Which means I've watched a lot of sports I rarely see on TV, like track and field, swimming (obviously), diving (meh), volleyball of the indoor and outdoor variety, rowing and several others. I remember watching sports like these on the old Wide World of Sports on ABC. When we would visit my grandparents over a weekend and the Saturday weather kept us inside, WWS and Jim McKay were called into action. They led into Hee-Haw around dinnertime.
With WWS gone, a lot of these sports don't end up on TV very often anymore. ESPN will show them sometimes -- they manage to show a lot of women's beach volleyball for some reason. But realistically, a sport such as the discus throw, where the competitors spin around in a circle and fling a roughly four-pound (men's) or two-pound (women's) metal disc as far as they can isn't built for modern TV coverage or modern TV audiences.
American Stephanie Brown Trafton won a gold in that event and she has a great story. She attended the 1984 Los Angeles games and became an instant and devoted fan of gymnast Mary Lou Retton, but her height (she's 6-4 and could probably step over the balance beam) quickly put gymnastics out of her reach. She wound up in field events at college after an injury ended her basketball career. In her post-win interview, Trafton put out a televised plea to meet her idol, which I imagine will probably happen, if only to see the foot and a half difference in height between them.
And women's discus in the U.S. is an interesting story itself. Trafton follows Lilian Copeland as only the second American woman to win gold in the event. Copeland, then a law student at USC, won in the 1932 Los Angeles games. She was Jewish and she boycotted the 1936 Munich games because Adolf Hitler refused to allow Jews on the German Olympic team and the International Olympic Committee, as unconcerned with the host country's treatment of its people then as it is now, looked the other way.

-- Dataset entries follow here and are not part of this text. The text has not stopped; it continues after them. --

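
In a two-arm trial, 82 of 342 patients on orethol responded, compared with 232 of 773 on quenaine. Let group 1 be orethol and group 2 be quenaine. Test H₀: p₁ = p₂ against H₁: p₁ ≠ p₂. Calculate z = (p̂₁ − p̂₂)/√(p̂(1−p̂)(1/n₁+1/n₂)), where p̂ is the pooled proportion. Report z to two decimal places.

p̂₁ = 82/342 ≈ 0.2398, p̂₂ = 232/773 ≈ 0.3001.
Pooled p̂ = (82+232)/(342+773) = 314/1115 = 0.2816.
SE = √(p̂(1−p̂)(1/n₁+1/n₂)) = √(0.2816·0.7184·0.00421764) = √(0.000853261) = 0.0292.
z = (0.2398 − 0.3001)/0.0292 = -0.0603/0.0292 = -2.07.

z = -2.07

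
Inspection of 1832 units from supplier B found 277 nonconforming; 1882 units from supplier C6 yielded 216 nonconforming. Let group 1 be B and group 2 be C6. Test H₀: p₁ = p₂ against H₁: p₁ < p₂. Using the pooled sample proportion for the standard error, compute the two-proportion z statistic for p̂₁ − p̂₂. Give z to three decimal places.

p̂₁ = 277/1832 ≈ 0.151201, p̂₂ = 216/1882 ≈ 0.114772.
Pooled p̂ = (277+216)/(1832+1882) = 493/3714 = 0.132741.
SE = √(p̂(1−p̂)(1/n₁+1/n₂)) = √(0.132741·0.867259·0.0010772) = √(0.000124008) = 0.011136.
z = (0.151201 − 0.114772)/0.011136 = 0.036429/0.011136 = 3.271.

z = 3.271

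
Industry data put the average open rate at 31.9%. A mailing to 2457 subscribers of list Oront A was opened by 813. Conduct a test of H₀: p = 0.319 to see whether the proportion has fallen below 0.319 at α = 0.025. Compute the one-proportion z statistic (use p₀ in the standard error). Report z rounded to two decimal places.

p̂ = 813/2457 ≈ 0.33089.
Under H₀, SE = √(0.319·0.681/2457) = √(8.84164e-05) = 0.00940.
z = (0.33089 − 0.319)/0.00940 = 0.01189/0.00940 = 1.26.
p-value = P(Z < 1.265) ≈ 0.8970. With α = 0.025, fail to reject H₀.

z = 1.26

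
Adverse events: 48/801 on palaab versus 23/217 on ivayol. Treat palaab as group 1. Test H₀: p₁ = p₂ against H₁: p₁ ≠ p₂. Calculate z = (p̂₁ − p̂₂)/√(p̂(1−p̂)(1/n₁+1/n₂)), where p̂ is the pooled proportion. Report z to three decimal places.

p̂₁ = 48/801 ≈ 0.05993, p̂₂ = 23/217 ≈ 0.10599.
Pooled p̂ = (48+23)/(801+217) = 71/1018 = 0.06974.
SE = √(p̂(1−p̂)(1/n₁+1/n₂)) = √(0.06974·0.93026·0.00585673) = √(0.000379987) = 0.01949.
z = (0.05993 − 0.10599)/0.01949 = -0.04606/0.01949 = -2.363.

z = -2.363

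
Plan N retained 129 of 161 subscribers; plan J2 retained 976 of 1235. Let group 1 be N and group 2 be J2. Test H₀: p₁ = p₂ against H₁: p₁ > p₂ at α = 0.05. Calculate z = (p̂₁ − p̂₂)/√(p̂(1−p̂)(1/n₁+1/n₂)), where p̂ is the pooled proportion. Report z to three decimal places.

z = 0.322

p̂₁ = 129/161 ≈ 0.80124, p̂₂ = 976/1235 ≈ 0.79028.
Pooled p̂ = (129+976)/(161+1235) = 1105/1396 = 0.79155.
SE = √(p̂(1−p̂)(1/n₁+1/n₂)) = √(0.79155·0.20845·0.0070209) = √(0.00115845) = 0.03404.
z = (0.80124 − 0.79028)/0.03404 = 0.01096/0.03404 = 0.322.
p-value = P(Z > 0.322) ≈ 0.3737; since p > α = 0.05, fail to reject H₀.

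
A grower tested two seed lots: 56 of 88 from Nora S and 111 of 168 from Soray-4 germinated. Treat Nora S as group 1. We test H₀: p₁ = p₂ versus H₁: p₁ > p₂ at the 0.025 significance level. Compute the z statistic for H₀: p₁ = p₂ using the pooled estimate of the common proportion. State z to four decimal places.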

Copeland, at the time a world-record holder in several women's field events such as the javelin and shot put, never competed at the international level again. She joined the Los Angeles County Sheriff's office in 1936 and worked as a juvenile officer until 1960 and died in 1964 at 68.
Trafton made a point for her faith as well. In her post-competition interview she spoke of praying for peace of mind and concentration before her throw. She offers her testimony via the 4 Winds Christian Athletics organization, and some of her statements will be broadcast to the underground church in China.